What is EMDR therapy and can it help children recover from trauma?

Childhood traumatic experiences are common.

Almost one in three (32 per cent of) Australians reported being physically abused as a child, 31 per cent experienced emotional abuse, 28.5 per cent were victims of sexual abuse and 9 per cent were neglected. Some 40 per cent of Australians were exposed to domestic violence against a parent.

Untreated childhood trauma is associated with an increased risk of mental health disorders.
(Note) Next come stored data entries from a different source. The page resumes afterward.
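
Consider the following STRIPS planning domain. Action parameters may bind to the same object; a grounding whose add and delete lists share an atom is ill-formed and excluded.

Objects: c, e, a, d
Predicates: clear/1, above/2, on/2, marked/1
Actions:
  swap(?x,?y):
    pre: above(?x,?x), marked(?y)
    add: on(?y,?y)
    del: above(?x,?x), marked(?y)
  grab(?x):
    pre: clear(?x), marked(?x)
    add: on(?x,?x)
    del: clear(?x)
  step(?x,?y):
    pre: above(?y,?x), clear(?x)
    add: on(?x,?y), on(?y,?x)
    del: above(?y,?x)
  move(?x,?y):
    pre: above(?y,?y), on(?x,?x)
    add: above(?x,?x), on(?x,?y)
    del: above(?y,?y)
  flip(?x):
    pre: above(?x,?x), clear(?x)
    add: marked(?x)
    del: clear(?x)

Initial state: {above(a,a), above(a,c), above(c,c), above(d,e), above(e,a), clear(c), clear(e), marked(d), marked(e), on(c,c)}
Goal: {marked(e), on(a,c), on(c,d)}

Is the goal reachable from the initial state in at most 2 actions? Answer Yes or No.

No

1. swap(c,d)  →  {above(a,a), above(a,c), above(d,e), above(e,a), clear(c), clear(e), marked(e), on(c,c), on(d,d)}
2. step(c,a)  →  {above(a,a), above(d,e), above(e,a), clear(c), clear(e), marked(e), on(a,c), on(c,a), on(c,c), on(d,d)}
3. move(d,a)  →  {above(d,d), above(d,e), above(e,a), clear(c), clear(e), marked(e), on(a,c), on(c,a), on(c,c), on(d,a), on(d,d)}
4. move(c,d)  →  {above(c,c), above(d,e), above(e,a), clear(c), clear(e), marked(e), on(a,c), on(c,a), on(c,c), on(c,d), on(d,a), on(d,d)}
optimal plan length = 4; 4 > 2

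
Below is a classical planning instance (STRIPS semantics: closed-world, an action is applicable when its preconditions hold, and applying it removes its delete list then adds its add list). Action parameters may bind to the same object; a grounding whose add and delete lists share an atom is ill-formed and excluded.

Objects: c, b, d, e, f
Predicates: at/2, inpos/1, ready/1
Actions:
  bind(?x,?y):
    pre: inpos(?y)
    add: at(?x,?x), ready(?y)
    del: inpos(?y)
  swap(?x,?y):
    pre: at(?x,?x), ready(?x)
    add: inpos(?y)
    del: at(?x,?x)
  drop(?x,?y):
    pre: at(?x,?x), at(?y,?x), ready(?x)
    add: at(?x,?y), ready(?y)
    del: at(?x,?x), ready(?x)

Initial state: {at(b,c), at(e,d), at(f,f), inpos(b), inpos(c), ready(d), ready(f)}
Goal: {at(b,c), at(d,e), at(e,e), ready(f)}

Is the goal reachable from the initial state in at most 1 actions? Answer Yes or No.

1. bind(d,c)  →  {at(b,c), at(d,d), at(e,d), at(f,f), inpos(b), ready(c), ready(d), ready(f)}
2. bind(e,b)  →  {at(b,c), at(d,d), at(e,d), at(e,e), at(f,f), ready(b), ready(c), ready(d), ready(f)}
3. drop(d,e)  →  {at(b,c), at(d,e), at(e,d), at(e,e), at(f,f), ready(b), ready(c), ready(e), ready(f)}
optimal plan length = 3; 3 > 1

No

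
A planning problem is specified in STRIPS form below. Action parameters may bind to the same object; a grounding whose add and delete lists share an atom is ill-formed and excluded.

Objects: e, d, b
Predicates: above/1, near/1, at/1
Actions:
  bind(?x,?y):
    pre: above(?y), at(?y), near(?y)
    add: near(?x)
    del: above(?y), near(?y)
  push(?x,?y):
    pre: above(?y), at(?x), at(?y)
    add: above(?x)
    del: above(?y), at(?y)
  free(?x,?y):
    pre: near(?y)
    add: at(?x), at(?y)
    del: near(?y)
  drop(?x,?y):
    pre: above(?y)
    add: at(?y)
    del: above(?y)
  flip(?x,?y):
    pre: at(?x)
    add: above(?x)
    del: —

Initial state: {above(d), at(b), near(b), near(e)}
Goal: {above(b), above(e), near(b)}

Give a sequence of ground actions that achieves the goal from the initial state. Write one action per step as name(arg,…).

free(e,e); flip(e,e); flip(b,e)

1. free(e,e)  →  {above(d), at(b), at(e), near(b)}
2. flip(e,e)  →  {above(d), above(e), at(b), at(e), near(b)}
3. flip(b,e)  →  {above(b), above(d), above(e), at(b), at(e), near(b)}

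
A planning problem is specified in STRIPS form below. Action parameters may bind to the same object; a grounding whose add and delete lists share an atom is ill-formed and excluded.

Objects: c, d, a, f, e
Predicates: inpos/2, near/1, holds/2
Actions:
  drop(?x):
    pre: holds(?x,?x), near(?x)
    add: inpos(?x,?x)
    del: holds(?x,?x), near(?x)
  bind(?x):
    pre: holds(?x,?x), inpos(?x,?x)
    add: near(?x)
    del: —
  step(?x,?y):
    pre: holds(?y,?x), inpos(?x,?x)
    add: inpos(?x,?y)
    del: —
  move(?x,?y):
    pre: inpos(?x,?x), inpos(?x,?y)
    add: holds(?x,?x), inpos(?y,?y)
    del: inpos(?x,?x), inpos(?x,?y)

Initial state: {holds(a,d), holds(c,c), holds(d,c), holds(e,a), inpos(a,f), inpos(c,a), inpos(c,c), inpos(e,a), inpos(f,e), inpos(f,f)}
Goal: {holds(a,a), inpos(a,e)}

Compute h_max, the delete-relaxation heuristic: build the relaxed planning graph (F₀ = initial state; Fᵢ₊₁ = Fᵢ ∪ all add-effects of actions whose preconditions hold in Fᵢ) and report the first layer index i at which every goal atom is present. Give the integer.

2

F0 = init (10 atoms)
F1 = F0 ∪ {holds(f,f), inpos(a,a), inpos(c,d), inpos(e,e), near(c)}  (15 atoms)
F2 = F1 ∪ {holds(a,a), holds(e,e), inpos(a,e), inpos(d,d), near(f)}  (20 atoms)
goal ⊆ F2  ⇒  h_max = 2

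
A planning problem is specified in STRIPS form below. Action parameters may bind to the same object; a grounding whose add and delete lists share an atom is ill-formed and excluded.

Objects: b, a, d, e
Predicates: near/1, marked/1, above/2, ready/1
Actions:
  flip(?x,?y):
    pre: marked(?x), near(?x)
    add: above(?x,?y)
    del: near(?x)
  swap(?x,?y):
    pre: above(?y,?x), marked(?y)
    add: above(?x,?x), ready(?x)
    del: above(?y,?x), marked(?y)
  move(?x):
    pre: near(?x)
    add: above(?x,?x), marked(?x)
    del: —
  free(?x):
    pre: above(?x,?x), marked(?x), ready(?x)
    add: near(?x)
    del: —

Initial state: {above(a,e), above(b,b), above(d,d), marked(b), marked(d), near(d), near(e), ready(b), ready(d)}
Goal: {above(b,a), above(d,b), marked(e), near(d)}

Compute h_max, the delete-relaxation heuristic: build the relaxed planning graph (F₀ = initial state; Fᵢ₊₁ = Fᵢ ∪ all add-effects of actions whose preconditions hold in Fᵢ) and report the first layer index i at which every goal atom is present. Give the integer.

2

F0 = init (9 atoms)
F1 = F0 ∪ {above(d,a), above(d,b), above(d,e), above(e,e), marked(e), near(b)}  (15 atoms)
F2 = F1 ∪ {above(a,a), above(b,a), above(b,d), above(b,e), above(e,a), above(e,b), above(e,d), ready(a), ready(e)}  (24 atoms)
goal ⊆ F2  ⇒  h_max = 2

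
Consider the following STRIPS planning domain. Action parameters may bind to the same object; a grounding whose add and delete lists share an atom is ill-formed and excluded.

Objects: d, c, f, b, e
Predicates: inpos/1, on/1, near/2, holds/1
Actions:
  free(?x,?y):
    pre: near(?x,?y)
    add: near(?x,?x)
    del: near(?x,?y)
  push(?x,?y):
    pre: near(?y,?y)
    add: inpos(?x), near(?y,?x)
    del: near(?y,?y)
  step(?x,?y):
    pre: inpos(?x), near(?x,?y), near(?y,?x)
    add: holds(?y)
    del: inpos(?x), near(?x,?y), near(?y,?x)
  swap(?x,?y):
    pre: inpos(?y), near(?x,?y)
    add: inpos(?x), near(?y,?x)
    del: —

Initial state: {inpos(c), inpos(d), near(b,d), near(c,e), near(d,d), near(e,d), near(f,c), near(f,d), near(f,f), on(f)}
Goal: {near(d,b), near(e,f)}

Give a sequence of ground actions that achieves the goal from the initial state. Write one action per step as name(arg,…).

free(e,d); push(f,e); push(b,d)

1. free(e,d)  →  {inpos(c), inpos(d), near(b,d), near(c,e), near(d,d), near(e,e), near(f,c), near(f,d), near(f,f), on(f)}
2. push(f,e)  →  {inpos(c), inpos(d), inpos(f), near(b,d), near(c,e), near(d,d), near(e,f), near(f,c), near(f,d), near(f,f), on(f)}
3. push(b,d)  →  {inpos(b), inpos(c), inpos(d), inpos(f), near(b,d), near(c,e), near(d,b), near(e,f), near(f,c), near(f,d), near(f,f), on(f)}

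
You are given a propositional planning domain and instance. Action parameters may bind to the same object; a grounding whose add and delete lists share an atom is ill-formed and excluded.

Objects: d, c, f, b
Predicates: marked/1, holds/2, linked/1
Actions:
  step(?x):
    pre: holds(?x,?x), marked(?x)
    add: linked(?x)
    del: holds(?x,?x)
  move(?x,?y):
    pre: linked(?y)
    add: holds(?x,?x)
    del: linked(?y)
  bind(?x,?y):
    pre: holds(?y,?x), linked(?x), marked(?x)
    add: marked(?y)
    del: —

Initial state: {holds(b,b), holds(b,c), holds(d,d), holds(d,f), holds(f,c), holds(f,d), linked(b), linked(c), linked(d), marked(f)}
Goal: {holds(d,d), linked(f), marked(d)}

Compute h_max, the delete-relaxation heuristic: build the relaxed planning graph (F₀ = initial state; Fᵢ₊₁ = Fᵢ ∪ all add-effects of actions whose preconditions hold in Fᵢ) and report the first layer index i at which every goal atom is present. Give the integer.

3

F0 = init (10 atoms)
F1 = F0 ∪ {holds(c,c), holds(f,f)}  (12 atoms)
F2 = F1 ∪ {linked(f)}  (13 atoms)
F3 = F2 ∪ {marked(d)}  (14 atoms)
goal ⊆ F3  ⇒  h_max = 3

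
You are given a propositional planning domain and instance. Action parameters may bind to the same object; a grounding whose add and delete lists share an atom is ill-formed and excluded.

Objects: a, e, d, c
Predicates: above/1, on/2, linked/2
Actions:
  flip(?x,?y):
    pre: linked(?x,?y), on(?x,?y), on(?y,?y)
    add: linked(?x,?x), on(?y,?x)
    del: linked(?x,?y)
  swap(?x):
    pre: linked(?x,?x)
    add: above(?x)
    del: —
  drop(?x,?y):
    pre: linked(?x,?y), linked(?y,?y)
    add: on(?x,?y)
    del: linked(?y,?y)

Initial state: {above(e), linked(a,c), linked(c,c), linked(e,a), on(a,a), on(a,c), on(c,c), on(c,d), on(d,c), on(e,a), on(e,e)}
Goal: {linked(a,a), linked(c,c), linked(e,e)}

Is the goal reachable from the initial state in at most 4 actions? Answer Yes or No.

Yes

1. flip(a,c)  →  {above(e), linked(a,a), linked(c,c), linked(e,a), on(a,a), on(a,c), on(c,a), on(c,c), on(c,d), on(d,c), on(e,a), on(e,e)}
2. flip(e,a)  →  {above(e), linked(a,a), linked(c,c), linked(e,e), on(a,a), on(a,c), on(a,e), on(c,a), on(c,c), on(c,d), on(d,c), on(e,a), on(e,e)}
optimal plan length = 2; 2 ≤ 4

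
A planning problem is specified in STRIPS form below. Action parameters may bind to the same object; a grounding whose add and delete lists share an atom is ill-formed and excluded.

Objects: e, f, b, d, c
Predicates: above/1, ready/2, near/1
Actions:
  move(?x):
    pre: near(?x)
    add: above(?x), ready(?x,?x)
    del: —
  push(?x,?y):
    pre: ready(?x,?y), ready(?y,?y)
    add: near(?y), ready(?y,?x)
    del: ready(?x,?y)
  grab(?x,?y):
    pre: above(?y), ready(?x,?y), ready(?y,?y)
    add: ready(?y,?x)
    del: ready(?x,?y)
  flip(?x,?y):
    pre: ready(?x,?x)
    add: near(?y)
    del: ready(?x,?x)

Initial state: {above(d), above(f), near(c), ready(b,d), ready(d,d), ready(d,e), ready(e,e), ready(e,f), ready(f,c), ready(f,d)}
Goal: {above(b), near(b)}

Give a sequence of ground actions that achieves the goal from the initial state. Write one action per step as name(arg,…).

1. flip(e,b)  →  {above(d), above(f), near(b), near(c), ready(b,d), ready(d,d), ready(d,e), ready(e,f), ready(f,c), ready(f,d)}
2. move(b)  →  {above(b), above(d), above(f), near(b), near(c), ready(b,b), ready(b,d), ready(d,d), ready(d,e), ready(e,f), ready(f,c), ready(f,d)}

flip(e,b); move(b)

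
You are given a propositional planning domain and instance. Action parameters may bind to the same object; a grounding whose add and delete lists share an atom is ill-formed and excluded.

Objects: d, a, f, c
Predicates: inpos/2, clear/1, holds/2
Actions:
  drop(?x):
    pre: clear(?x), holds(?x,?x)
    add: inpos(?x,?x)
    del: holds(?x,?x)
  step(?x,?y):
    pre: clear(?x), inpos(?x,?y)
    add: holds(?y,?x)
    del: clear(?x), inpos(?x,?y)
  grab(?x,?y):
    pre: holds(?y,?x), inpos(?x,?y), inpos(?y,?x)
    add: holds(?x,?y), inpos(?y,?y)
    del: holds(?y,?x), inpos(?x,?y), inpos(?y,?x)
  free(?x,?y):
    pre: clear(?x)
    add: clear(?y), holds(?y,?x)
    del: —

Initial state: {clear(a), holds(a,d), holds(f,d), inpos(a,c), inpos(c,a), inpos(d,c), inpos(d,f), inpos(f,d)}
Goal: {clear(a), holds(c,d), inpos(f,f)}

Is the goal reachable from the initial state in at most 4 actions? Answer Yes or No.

1. grab(d,f)  →  {clear(a), holds(a,d), holds(d,f), inpos(a,c), inpos(c,a), inpos(d,c), inpos(f,f)}
2. free(a,d)  →  {clear(a), clear(d), holds(a,d), holds(d,a), holds(d,f), inpos(a,c), inpos(c,a), inpos(d,c), inpos(f,f)}
3. step(d,c)  →  {clear(a), holds(a,d), holds(c,d), holds(d,a), holds(d,f), inpos(a,c), inpos(c,a), inpos(f,f)}
optimal plan length = 3; 3 ≤ 4

Yes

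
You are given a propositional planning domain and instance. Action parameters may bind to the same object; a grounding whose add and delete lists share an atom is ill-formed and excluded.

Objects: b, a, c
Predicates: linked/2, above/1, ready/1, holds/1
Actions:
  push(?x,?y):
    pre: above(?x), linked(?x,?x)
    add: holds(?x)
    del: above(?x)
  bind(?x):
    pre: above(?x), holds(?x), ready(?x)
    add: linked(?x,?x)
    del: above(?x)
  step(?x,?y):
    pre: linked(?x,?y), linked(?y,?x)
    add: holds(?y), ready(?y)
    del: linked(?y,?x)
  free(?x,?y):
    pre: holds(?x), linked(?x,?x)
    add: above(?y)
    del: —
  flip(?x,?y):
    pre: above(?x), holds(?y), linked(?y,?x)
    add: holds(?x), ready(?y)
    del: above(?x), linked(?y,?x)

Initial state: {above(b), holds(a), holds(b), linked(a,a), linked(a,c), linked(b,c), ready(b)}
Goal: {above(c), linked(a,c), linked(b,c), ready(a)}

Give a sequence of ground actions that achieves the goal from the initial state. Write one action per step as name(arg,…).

free(a,c); step(a,a)

1. free(a,c)  →  {above(b), above(c), holds(a), holds(b), linked(a,a), linked(a,c), linked(b,c), ready(b)}
2. step(a,a)  →  {above(b), above(c), holds(a), holds(b), linked(a,c), linked(b,c), ready(a), ready(b)}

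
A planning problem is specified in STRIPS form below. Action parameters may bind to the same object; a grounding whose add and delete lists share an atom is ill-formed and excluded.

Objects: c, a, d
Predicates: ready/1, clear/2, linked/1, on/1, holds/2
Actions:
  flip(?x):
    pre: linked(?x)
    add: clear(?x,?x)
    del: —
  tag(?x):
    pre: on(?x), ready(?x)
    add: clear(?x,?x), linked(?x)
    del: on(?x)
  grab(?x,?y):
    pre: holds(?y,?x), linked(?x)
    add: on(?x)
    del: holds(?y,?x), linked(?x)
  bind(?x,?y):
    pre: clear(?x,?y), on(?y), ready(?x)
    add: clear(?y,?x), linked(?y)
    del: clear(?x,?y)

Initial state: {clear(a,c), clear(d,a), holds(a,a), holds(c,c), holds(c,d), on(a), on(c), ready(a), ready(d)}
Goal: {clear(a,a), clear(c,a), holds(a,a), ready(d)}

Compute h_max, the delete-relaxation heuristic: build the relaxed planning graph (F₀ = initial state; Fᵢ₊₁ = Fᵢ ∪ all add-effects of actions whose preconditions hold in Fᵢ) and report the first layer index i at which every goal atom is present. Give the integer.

F0 = init (9 atoms)
F1 = F0 ∪ {clear(a,a), clear(a,d), clear(c,a), linked(a), linked(c)}  (14 atoms)
goal ⊆ F1  ⇒  h_max = 1

1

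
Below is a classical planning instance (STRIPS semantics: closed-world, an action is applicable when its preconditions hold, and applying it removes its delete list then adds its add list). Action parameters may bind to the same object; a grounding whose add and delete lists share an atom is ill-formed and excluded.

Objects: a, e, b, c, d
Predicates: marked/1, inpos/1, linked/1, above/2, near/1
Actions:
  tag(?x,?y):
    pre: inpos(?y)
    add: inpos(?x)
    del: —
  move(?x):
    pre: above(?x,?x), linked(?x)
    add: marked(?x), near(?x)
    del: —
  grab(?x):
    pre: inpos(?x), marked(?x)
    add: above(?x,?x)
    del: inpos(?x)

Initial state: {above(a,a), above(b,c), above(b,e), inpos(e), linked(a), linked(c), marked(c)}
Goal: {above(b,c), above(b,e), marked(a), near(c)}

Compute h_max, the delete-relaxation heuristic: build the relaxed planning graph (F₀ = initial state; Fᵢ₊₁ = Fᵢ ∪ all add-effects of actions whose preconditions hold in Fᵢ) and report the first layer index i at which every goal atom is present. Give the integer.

3

F0 = init (7 atoms)
F1 = F0 ∪ {inpos(a), inpos(b), inpos(c), inpos(d), marked(a), near(a)}  (13 atoms)
F2 = F1 ∪ {above(c,c)}  (14 atoms)
F3 = F2 ∪ {near(c)}  (15 atoms)
goal ⊆ F3  ⇒  h_max = 3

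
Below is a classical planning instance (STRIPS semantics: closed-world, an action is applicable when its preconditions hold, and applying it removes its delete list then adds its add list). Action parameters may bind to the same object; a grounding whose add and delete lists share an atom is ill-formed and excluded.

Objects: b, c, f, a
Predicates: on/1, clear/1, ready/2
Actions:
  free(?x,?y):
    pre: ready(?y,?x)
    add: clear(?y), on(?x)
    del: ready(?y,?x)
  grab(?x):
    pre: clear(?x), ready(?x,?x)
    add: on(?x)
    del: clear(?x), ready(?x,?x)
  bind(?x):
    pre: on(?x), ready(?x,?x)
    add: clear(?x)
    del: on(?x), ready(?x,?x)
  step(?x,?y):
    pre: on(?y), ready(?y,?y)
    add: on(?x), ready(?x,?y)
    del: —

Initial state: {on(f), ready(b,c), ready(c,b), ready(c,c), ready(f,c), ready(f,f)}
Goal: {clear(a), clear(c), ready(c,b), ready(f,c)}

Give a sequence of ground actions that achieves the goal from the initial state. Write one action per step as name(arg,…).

free(c,c); step(a,f); free(f,a)

1. free(c,c)  →  {clear(c), on(c), on(f), ready(b,c), ready(c,b), ready(f,c), ready(f,f)}
2. step(a,f)  →  {clear(c), on(a), on(c), on(f), ready(a,f), ready(b,c), ready(c,b), ready(f,c), ready(f,f)}
3. free(f,a)  →  {clear(a), clear(c), on(a), on(c), on(f), ready(b,c), ready(c,b), ready(f,c), ready(f,f)}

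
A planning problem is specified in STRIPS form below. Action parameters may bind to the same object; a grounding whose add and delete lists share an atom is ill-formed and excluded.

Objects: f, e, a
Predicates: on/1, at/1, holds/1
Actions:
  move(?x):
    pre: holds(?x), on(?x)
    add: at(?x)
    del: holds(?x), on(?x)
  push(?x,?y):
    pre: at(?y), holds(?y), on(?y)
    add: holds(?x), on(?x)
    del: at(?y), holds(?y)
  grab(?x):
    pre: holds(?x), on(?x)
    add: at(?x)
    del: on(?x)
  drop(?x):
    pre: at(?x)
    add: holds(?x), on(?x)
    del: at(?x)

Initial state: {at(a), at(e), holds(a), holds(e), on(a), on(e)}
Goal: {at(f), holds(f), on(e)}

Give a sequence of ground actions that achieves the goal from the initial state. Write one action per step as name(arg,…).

1. push(f,e)  →  {at(a), holds(a), holds(f), on(a), on(e), on(f)}
2. grab(f)  →  {at(a), at(f), holds(a), holds(f), on(a), on(e)}

push(f,e); grab(f)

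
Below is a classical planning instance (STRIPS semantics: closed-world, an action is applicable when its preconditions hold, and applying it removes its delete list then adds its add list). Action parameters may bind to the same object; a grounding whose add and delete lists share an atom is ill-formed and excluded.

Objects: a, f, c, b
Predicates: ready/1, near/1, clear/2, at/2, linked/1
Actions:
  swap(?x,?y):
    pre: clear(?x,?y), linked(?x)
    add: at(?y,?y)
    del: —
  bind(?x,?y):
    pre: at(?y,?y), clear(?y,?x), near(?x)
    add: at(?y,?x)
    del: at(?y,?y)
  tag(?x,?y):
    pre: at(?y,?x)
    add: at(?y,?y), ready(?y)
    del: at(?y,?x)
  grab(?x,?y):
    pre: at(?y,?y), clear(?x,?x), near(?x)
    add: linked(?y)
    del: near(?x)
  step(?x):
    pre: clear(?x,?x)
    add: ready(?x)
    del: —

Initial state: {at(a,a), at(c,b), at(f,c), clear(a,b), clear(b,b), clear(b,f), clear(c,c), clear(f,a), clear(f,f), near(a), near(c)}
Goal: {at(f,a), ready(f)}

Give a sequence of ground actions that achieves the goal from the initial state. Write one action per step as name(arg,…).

tag(c,f); bind(a,f)

1. tag(c,f)  →  {at(a,a), at(c,b), at(f,f), clear(a,b), clear(b,b), clear(b,f), clear(c,c), clear(f,a), clear(f,f), near(a), near(c), ready(f)}
2. bind(a,f)  →  {at(a,a), at(c,b), at(f,a), clear(a,b), clear(b,b), clear(b,f), clear(c,c), clear(f,a), clear(f,f), near(a), near(c), ready(f)}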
These children are more likely to become teens and adults who binge drink, attempt suicide and self-harm.

To reduce the chance of these long-term negative effects, it’s important to understand what treatments work for trauma in children. One option is eye movement desensitisation and reprocessing, or EMDR, a therapy which aims to reduce distress and traumatic memories.

So how does EMDR work? And how strong is its evidence base?

EMDR first emerged in the late 1980s and is now recognised as a suitable approach for adults and 

children In EMDR, clients are first assisted to gain insight into what is causing their distress.

In a subsequent phase of the therapy, the client holds the traumatic memory in their mind, while moving their eyes backwards and forward, tracking the therapist’s hand.

It is suggested eye movements decrease the physical distress sensations by activating the parasympathetic nervous system, associated with a restful and calm state. Moving the eyes backwards and forward is also thought to assist with accessing earlier memories.

The small number of studies conducted so far suggests EMDR can help children with post-traumatic stress disorder to reduce symptoms of emotional upset, depression, anxiety and behavioural issues such as sleeping.

EMDR has also been beneficial (and as effective as other therapies) for children who experienced natural disasters.

Generally, six to 12 sessions is sufficient for EMDR treatment, compared to 12 to 15 for trauma-focused cognitive behaviour therapy.

However, EMDR cannot be used with clients unless the therapist is appropriately trained and qualified.

If children view themselves as being responsible for the traumatic event, in order to cope they will distance themselves from ongoing trauma by disowning that bad or wounded part of themselves. This alienation of themselves helps them survive but maintains their trauma symptoms.

Shame and suppression of self can lead to behavioural outbursts or shut-down coping strategies. This leaves the child easily triggered, living in their survival brain and oscillating between their fight, flight, freeze or fawn (people-pleasing) states.